# moldy hay, can goats eat it?



## Valley Ranch (Oct 7, 2010)

We got alot of rain lately and the stupid tarps had pin holes in them that I didn't realize. Now several bales of hay have patches of mold on them. I was ready to toss them but someone said the goats could eat it. That they would eat around the moldly bits and just leave it. I know they are pretty selective with eating soiled hay etc so would it be safe to feed them it? 
Or what if I seperate the moldy flakes and give them the rest of the bales.
thanks


----------



## Roll farms (Oct 8, 2010)

I would NOT feed it.  Just not worth the risk in my opinion.

(Goats can get listeriosis and a host of other ailments from moldy hay.)


----------



## lilhill (Oct 8, 2010)

I agree ... I would never feed moldy hay to the goats.


----------



## Emmetts Dairy (Oct 8, 2010)

I third that...I would NOT either....Definately not worth it!!!


----------



## cleo (Oct 8, 2010)

We don't feed moldy hay to our goats.  When a bale goes moldy around here, it's really just good for spreading over the lawn or decoration in the fall.
We also use them for target practice.


----------



## cmjust0 (Oct 8, 2010)

Valley Ranch said:
			
		

> We got alot of rain lately and the stupid tarps had pin holes in them that I didn't realize. Now several bales of hay have patches of mold on them. I was ready to toss them but someone said the goats could eat it. That they would eat around the moldly bits and just leave it. I know they are pretty selective with eating soiled hay etc so would it be safe to feed them it?
> Or what if I seperate the moldy flakes and give them the rest of the bales.
> thanks


People who don't know a thing about goats will tell you that goats can eat anything.

They can't.

It's actually very easy to kill a goat, or provide a way for a goat to kill itself.
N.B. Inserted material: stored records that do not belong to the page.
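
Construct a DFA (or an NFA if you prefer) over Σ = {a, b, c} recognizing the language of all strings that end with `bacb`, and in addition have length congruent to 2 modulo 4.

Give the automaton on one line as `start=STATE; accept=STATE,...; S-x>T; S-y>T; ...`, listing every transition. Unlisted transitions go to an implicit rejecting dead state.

start=S0; accept=S18; S0-a>S1; S0-b>S2; S0-c>S1; S1-a>S3; S1-b>S4; S1-c>S3; S2-a>S5; S2-b>S4; S2-c>S3; S3-a>S6; S3-b>S7; S3-c>S6; S4-a>S8; S4-b>S7; S4-c>S6; S5-a>S6; S5-b>S7; S5-c>S9; S6-a>S0; S6-b>S10; S6-c>S0; S7-a>S11; S7-b>S10; S7-c>S0; S8-a>S0; S8-b>S10; S8-c>S12; S9-a>S0; S9-b>S13; S9-c>S0; S10-a>S14; S10-b>S2; S10-c>S1; S11-a>S1; S11-b>S2; S11-c>S15; S12-a>S1; S12-b>S16; S12-c>S1; S13-a>S14; S13-b>S2; S13-c>S1; S14-a>S3; S14-b>S4; S14-c>S17; S15-a>S3; S15-b>S18; S15-c>S3; S16-a>S5; S16-b>S4; S16-c>S3; S17-a>S6; S17-b>S19; S17-c>S6; S18-a>S8; S18-b>S7; S18-c>S6; S19-a>S11; S19-b>S10; S19-c>S0

Handle the two conditions separately and then intersect. The first has 5 states tracking how much of the suffix `bacb` has currently been matched; the second has 4 states tracking the input length modulo 4. A product state is a pair (one from each), accepting exactly when both do.
With 20 states:
          a    b    c  
>  S0     S1   S2   S1 
   S1     S3   S4   S3 
   S2     S5   S4   S3 
   S3     S6   S7   S6 
   S4     S8   S7   S6 
   S5     S6   S7   S9 
   S6     S0  S10   S0 
   S7    S11  S10   S0 
   S8     S0  S10  S12 
   S9     S0  S13   S0 
   S10   S14   S2   S1 
   S11    S1   S2  S15 
   S12    S1  S16   S1 
   S13   S14   S2   S1 
   S14    S3   S4  S17 
   S15    S3  S18   S3 
   S16    S5   S4   S3 
   S17    S6  S19   S6 
 * S18    S8   S7   S6 
   S19   S11  S10   S0 
(> = start, * = accepting)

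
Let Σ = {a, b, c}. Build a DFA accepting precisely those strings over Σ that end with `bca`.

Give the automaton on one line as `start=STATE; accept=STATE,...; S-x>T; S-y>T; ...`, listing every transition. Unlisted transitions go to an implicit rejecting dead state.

start=q0; accept=q3; q0-a>q0; q0-b>q1; q0-c>q0; q1-a>q0; q1-b>q1; q1-c>q2; q2-a>q3; q2-b>q1; q2-c>q0; q3-a>q0; q3-b>q1; q3-c>q0

Let each state record the length of the longest suffix of the input read so far that is also a prefix of `bca`. q1 means the last symbol is `b`; q2 means the last 2 symbols are `bc`; q3 means the last 3 symbols are `bca`. Accept only at q3, where the string currently ends in `bca`.
A 4-state machine:
        a   b   c  
>  q0   q0  q1  q0 
   q1   q0  q1  q2 
   q2   q3  q1  q0 
 * q3   q0  q1  q0 
(> = start, * = accepting)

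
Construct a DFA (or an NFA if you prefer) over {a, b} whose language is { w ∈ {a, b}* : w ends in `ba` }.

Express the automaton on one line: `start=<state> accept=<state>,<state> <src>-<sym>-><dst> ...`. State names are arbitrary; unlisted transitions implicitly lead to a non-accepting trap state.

start=S0 accept=S2 S0-a->S0 S0-b->S1 S1-a->S2 S1-b->S1 S2-a->S0 S2-b->S1

Remember how much of `ba` the current input suffix matches. State S0 means no match yet; S1 means the last symbol is `b`; S2 means the last 2 symbols are `ba`. Only S2 accepts. On a mismatch, fall back to the longest proper suffix that is still a prefix of `ba`.
A 3-state machine:
        a   b  
>  S0   S0  S1 
   S1   S2  S1 
 * S2   S0  S1 
(> = start, * = accepting)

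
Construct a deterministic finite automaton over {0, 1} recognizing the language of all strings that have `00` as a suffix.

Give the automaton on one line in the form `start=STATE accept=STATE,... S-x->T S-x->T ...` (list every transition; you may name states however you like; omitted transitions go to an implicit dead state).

start=S0 accept=S2 S0-0->S1 S0-1->S0 S1-0->S2 S1-1->S0 S2-0->S2 S2-1->S0

Remember how much of `00` the current input suffix matches. State S0 means no match yet; S1 means the last symbol is `0`; S2 means the last 2 symbols are `00`. Only S2 accepts. On a mismatch, fall back to the longest proper suffix that is still a prefix of `00`.
        0   1  
>  S0   S1  S0 
   S1   S2  S0 
 * S2   S2  S0 
(> = start, * = accepting)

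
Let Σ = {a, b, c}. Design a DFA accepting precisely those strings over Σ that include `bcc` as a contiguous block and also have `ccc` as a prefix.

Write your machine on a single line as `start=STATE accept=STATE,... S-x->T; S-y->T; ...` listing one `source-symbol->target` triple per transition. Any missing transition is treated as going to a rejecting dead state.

Run two small machines in parallel and take their product. The first has 4 states tracking whether and how much of `bcc` has been seen; the second has 5 states tracking whether the input so far still matches the prefix `ccc`. A product state is a pair (one from each), accepting exactly when both do.
With 11 states:
          a    b    c  
>  s0     s1   s2   s3 
   s1     s1   s2   s1 
   s2     s1   s2   s4 
   s3     s1   s2   s5 
   s4     s1   s2   s6 
   s5     s1   s2   s7 
   s6     s6   s6   s6 
   s7     s7   s8   s7 
   s8     s7   s8   s9 
   s9     s7   s8  s10 
 * s10   s10  s10  s10 
(> = start, * = accepting)

start=s0; accept=s10; s0-a->s1; s0-b->s2; s0-c->s3; s1-a->s1; s1-b->s2; s1-c->s1; s2-a->s1; s2-b->s2; s2-c->s4; s3-a->s1; s3-b->s2; s3-c->s5; s4-a->s1; s4-b->s2; s4-c->s6; s5-a->s1; s5-b->s2; s5-c->s7; s6-a->s6; s6-b->s6; s6-c->s6; s7-a->s7; s7-b->s8; s7-c->s7; s8-a->s7; s8-b->s8; s8-c->s9; s9-a->s7; s9-b->s8; s9-c->s10; s10-a->s10; s10-b->s10; s10-c->s10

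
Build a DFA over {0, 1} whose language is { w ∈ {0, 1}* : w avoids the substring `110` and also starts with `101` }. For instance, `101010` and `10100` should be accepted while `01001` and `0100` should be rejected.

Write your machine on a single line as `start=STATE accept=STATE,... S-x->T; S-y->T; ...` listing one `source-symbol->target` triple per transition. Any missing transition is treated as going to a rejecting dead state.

start=q0; accept=q4,q5,q6; q0-0->q1; q0-1->q2; q1-0->q1; q1-1->q1; q2-0->q3; q2-1->q1; q3-0->q1; q3-1->q4; q4-0->q5; q4-1->q6; q5-0->q5; q5-1->q4; q6-0->q1; q6-1->q6

Run two small machines in parallel and take their product. One (4 states) tracks partial matches of the forbidden pattern `110`; the other (5 states) tracks whether the input so far still matches the prefix `101`. Each combined state is a pair, one component from each; accept when both components accept. After merging equivalent states the machine shrinks.
        0   1  
>  q0   q1  q2 
   q1   q1  q1 
   q2   q3  q1 
   q3   q1  q4 
 * q4   q5  q6 
 * q5   q5  q4 
 * q6   q1  q6 
(> = start, * = accepting)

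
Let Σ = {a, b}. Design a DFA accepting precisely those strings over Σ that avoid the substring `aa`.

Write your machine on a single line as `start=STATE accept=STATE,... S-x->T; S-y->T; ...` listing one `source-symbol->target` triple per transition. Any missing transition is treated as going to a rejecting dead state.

start=S0; accept=S0,S1; S0-a->S1; S0-b->S0; S1-a->S2; S1-b->S0; S2-a->S2; S2-b->S2

This is the complement of 'contains `aa`'. Use the same substring-matching states — S0 through S2 holding how much of `aa` has just been matched — but flip the accepting set: everything except the trap S2 accepts.
With 3 states:
        a   b  
>* S0   S1  S0 
 * S1   S2  S0 
   S2   S2  S2 
(> = start, * = accepting)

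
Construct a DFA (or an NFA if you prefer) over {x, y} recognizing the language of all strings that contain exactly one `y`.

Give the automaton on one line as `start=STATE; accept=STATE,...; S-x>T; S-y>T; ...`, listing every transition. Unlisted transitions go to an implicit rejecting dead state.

start=q0; accept=q1; q0-x>q0; q0-y>q1; q1-x>q1; q1-y>q2; q2-x>q2; q2-y>q2

Only the number of `y`s matters, and only up to 2. Make a chain q0 → q1 → q2 advanced by each `y` (with q2 absorbing); every other symbol self-loops. The accepting set is {q1}.
3 states suffice.
        x   y  
>  q0   q0  q1 
 * q1   q1  q2 
   q2   q2  q2 
(> = start, * = accepting)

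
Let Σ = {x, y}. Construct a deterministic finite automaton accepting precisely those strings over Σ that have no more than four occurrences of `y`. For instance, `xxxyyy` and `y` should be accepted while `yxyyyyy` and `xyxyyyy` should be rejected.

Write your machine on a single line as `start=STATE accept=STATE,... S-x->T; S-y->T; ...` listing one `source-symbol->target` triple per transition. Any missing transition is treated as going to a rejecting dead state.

start=s0; accept=s0,s1,s2,s3,s4; s0-x->s0; s0-y->s1; s1-x->s1; s1-y->s2; s2-x->s2; s2-y->s3; s3-x->s3; s3-y->s4; s4-x->s4; s4-y->s5; s5-x->s5; s5-y->s5

Only the number of `y`s matters, and only up to 5. Make a chain s0 → s1 → s2 → s3 → s4 → s5 advanced by each `y` (with s5 absorbing); every other symbol self-loops. The accepting set is {s0, s1, s2, s3, s4}.
A 6-state machine:
        x   y  
>* s0   s0  s1 
 * s1   s1  s2 
 * s2   s2  s3 
 * s3   s3  s4 
 * s4   s4  s5 
   s5   s5  s5 
(> = start, * = accepting)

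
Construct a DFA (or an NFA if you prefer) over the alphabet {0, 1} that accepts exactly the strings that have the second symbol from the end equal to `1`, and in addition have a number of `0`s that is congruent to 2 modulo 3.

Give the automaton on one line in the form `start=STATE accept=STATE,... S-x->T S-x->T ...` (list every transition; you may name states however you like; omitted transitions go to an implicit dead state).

start=S0 accept=S9,S14 S0-0->S1 S0-1->S2 S1-0->S3 S1-1->S4 S2-0->S5 S2-1->S6 S3-0->S7 S3-1->S8 S4-0->S9 S4-1->S10 S5-0->S3 S5-1->S4 S6-0->S5 S6-1->S6 S7-0->S11 S7-1->S12 S8-0->S13 S8-1->S14 S9-0->S7 S9-1->S8 S10-0->S9 S10-1->S10 S11-0->S3 S11-1->S4 S12-0->S5 S12-1->S6 S13-0->S11 S13-1->S12 S14-0->S13 S14-1->S14

Build one automaton per condition and run them in lockstep. One (7 states) tracks the last 2 symbols read; the other (3 states) tracks the count of `0`s modulo 3. Each combined state is a pair, one component from each; accept when both components accept.
A 15-state machine:
          0    1  
>  S0     S1   S2 
   S1     S3   S4 
   S2     S5   S6 
   S3     S7   S8 
   S4     S9  S10 
   S5     S3   S4 
   S6     S5   S6 
   S7    S11  S12 
   S8    S13  S14 
 * S9     S7   S8 
   S10    S9  S10 
   S11    S3   S4 
   S12    S5   S6 
   S13   S11  S12 
 * S14   S13  S14 
(> = start, * = accepting)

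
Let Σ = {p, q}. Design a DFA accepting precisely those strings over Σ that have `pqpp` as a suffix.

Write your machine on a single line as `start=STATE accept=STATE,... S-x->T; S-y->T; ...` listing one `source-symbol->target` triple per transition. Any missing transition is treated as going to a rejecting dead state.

Let each state record the length of the longest suffix of the input read so far that is also a prefix of `pqpp`. s1 means the last symbol is `p`; s2 means the last 2 symbols are `pq`; s3 means the last 3 symbols are `pqp`; s4 means the last 4 symbols are `pqpp`. Accept only at s4, where the string currently ends in `pqpp`.
With 5 states:
        p   q  
>  s0   s1  s0 
   s1   s1  s2 
   s2   s3  s0 
   s3   s4  s2 
 * s4   s1  s2 
(> = start, * = accepting)

start=s0; accept=s4; s0-p->s1; s0-q->s0; s1-p->s1; s1-q->s2; s2-p->s3; s2-q->s0; s3-p->s4; s3-q->s2; s4-p->s1; s4-q->s2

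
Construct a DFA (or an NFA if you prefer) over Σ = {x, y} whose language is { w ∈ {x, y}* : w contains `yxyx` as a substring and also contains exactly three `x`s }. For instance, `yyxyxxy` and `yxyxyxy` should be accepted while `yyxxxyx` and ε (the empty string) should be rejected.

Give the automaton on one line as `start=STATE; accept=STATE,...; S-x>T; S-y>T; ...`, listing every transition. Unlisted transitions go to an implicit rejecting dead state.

start=s0; accept=s10; s0-x>s1; s0-y>s2; s1-x>s3; s1-y>s4; s2-x>s5; s2-y>s2; s3-x>s3; s3-y>s3; s4-x>s6; s4-y>s4; s5-x>s3; s5-y>s7; s6-x>s3; s6-y>s8; s7-x>s9; s7-y>s4; s8-x>s10; s8-y>s3; s9-x>s10; s9-y>s9; s10-x>s3; s10-y>s10

Build one automaton per condition and run them in lockstep. One (5 states) tracks whether and how much of `yxyx` has been seen; the other (5 states) tracks the count of `x`s, saturating at 4. Each combined state is a pair, one component from each; accept when both components accept. Equivalent product states are then merged.
          x    y  
>  s0     s1   s2 
   s1     s3   s4 
   s2     s5   s2 
   s3     s3   s3 
   s4     s6   s4 
   s5     s3   s7 
   s6     s3   s8 
   s7     s9   s4 
   s8    s10   s3 
   s9    s10   s9 
 * s10    s3  s10 
(> = start, * = accepting)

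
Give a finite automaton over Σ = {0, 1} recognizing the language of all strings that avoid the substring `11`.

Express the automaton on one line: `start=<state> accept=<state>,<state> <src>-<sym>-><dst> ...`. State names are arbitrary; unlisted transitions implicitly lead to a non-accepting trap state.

This is the complement of 'contains `11`'. Use the same substring-matching states — s0 through s2 holding how much of `11` has just been matched — but flip the accepting set: everything except the trap s2 accepts.
With 3 states:
        0   1  
>* s0   s0  s1 
 * s1   s0  s2 
   s2   s2  s2 
(> = start, * = accepting)

start=s0 accept=s0,s1 s0-0->s0 s0-1->s1 s1-0->s0 s1-1->s2 s2-0->s2 s2-1->s2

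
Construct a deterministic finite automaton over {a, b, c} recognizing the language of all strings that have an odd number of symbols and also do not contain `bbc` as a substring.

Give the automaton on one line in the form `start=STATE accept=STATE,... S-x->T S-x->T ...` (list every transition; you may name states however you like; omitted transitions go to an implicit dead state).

Run two small machines in parallel and take their product. The first has 2 states tracking the input length modulo 2; the second has 4 states tracking partial matches of the forbidden pattern `bbc`. A product state is a pair (one from each), accepting exactly when both do.
8 states suffice.
        a   b   c  
>  q0   q1  q2  q1 
 * q1   q0  q3  q0 
 * q2   q0  q4  q0 
   q3   q1  q5  q1 
   q4   q1  q5  q6 
 * q5   q0  q4  q7 
   q6   q7  q7  q7 
   q7   q6  q6  q6 
(> = start, * = accepting)

start=q0 accept=q1,q2,q5 q0-a->q1 q0-b->q2 q0-c->q1 q1-a->q0 q1-b->q3 q1-c->q0 q2-a->q0 q2-b->q4 q2-c->q0 q3-a->q1 q3-b->q5 q3-c->q1 q4-a->q1 q4-b->q5 q4-c->q6 q5-a->q0 q5-b->q4 q5-c->q7 q6-a->q7 q6-b->q7 q6-c->q7 q7-a->q6 q7-b->q6 q7-c->q6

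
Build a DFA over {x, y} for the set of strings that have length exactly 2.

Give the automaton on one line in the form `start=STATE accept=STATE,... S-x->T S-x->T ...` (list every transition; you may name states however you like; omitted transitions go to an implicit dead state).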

Moldy hay is a good example.

Don't feed it.  Put it in the dry and use it to mulch next year's garden.


----------



## Valley Ranch (Oct 8, 2010)

thanks for the advice everyone. 
I know goats are VERY selective with their choices of food. More so than the horses it seems. 

ok no moldy hay.  

Yes we have used the bad bales for target practise too!!!!


----------